In 2002, Mr. Biar also began a part-time job — on New Year’s Day, his 21st birthday — at the Duquesne Club, where he worked as a dishwasher. On his first day at work, the club served 1,500 meals but Mr. Biar never flagged or complained, human resources director Irma Thornton said.

His attitude, in fact, was unflappably upbeat during all 10 years Mr. Biar worked for the club, where he took on full-time hours in January 2008, she said.

“He was just universally known by his big smile,” she said. “He was always so kind to everyone and always such a positive individual.”

Many of the club’s employees contributed money, she said, after they learned that Mr. Biar — who roomed with three other men in the Prospect Park apartment complex in Whitehall to save money and sent most of his earnings to relatives back in Africa — hadn’t had time to set aside money for burial after his diagnosis in November.

All the Sudanese are hard workers, Ms. Talarek said, but Mr. Biar just loved going to work.

“He loved to talk to people, he loved riding the bus and seeing his co-workers, and I know when he got sick he missed the Duquesne Club so much,” she said. “It must have been so hard for him not to be able to work.”

In June 2008, Mr. Biar married a Sudanese woman, Angok Akoi, after a visit home in which he also reunited with his parents, who survived the war. In June 2010, the couple had a son, Nul Biar, named after Mr. Biar’s younger brother.

Mr. Biar, however, didn’t get a chance to travel back to Africa to see his son before he got sick, and no one there had a camera to take a picture of the boy, Ms. Talarek said.

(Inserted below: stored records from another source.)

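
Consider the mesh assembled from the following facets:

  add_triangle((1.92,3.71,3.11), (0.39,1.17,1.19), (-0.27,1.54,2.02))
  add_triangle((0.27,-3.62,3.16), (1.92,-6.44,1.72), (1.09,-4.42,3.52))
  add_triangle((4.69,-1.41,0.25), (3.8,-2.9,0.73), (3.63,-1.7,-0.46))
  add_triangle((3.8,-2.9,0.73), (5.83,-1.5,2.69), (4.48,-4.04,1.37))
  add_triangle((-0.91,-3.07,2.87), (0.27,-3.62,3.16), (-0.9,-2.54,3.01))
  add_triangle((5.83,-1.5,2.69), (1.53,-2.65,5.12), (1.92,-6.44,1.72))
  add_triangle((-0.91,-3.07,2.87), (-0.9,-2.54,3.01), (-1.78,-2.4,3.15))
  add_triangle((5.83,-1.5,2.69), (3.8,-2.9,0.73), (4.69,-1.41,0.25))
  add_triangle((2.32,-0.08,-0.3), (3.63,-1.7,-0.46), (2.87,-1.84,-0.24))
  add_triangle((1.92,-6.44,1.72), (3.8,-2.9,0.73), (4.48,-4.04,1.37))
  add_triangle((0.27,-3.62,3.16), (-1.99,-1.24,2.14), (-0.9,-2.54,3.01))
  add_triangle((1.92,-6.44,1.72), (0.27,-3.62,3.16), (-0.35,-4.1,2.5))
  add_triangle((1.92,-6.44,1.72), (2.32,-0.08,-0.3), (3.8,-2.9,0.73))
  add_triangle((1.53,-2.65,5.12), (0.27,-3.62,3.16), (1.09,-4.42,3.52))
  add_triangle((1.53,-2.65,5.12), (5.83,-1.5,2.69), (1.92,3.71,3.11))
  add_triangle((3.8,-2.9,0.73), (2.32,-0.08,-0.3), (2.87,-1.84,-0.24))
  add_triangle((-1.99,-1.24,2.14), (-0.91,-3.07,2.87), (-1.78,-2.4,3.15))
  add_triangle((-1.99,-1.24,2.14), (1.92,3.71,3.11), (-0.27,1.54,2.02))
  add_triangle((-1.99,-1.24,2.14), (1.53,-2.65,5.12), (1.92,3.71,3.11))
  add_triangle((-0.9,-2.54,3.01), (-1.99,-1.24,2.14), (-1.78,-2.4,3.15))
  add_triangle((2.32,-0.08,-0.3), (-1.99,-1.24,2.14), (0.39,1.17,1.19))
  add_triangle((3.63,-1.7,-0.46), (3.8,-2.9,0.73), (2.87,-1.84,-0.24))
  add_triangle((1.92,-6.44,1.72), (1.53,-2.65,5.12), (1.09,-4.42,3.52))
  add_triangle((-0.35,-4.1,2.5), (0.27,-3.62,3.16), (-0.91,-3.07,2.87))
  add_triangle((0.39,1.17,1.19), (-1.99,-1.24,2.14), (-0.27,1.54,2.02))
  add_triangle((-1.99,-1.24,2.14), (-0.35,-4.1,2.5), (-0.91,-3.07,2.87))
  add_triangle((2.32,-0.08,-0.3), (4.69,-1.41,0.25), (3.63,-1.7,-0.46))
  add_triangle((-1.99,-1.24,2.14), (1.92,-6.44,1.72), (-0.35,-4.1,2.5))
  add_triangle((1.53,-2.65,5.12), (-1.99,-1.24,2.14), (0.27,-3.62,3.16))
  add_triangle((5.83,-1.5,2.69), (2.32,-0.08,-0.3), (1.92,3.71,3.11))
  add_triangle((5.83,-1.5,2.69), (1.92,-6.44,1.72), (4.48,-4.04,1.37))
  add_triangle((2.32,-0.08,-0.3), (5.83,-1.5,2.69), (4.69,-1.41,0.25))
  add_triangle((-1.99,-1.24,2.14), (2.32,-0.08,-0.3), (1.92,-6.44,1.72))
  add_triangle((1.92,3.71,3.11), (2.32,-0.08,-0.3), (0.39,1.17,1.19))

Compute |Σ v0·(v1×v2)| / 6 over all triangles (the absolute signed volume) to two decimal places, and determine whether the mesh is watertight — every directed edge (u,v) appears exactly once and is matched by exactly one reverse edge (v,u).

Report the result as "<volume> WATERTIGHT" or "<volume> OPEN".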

After his diagnosis in late November, the cancer moved quickly through his body, erasing any hope of a final trip to meet his son, she said. But Mr. Biar — who had never taken medicine before — fought hard to survive, enduring rounds of chemotherapy, injecting himself with blood thinners and following every doctor’s order.

Even after he got sick, she said, Mr. Biar still thought almost entirely of helping his family, skimping on food for himself to pay for his little brother’s tuition at the vocational school in Uganda where he is learning to become a mechanic, or to buy food for a cousin who had her appendix removed in a Ugandan hospital.

Through it all, Ms. Talarek said, Mr. Biar always gave far more than he took, and wanted nothing for himself — only that his wife and son would be safe, and that his brother would finish school.

“I’m really grateful I got to spend that time with him, and the people who know Peter know how privileged we were to know him in the time we did, for the short time — the too-short time — he was here,” Ms. Talarek said. “I’m a better person for having Peter in my life, and I know I’m not alone in that one.”

A visitation will be held from 10 a.m. until noon today at D’Alessandro Funeral Home & Crematory in Lawrenceville, followed by a prayer service at the funeral home and burial at Calvary Cemetery.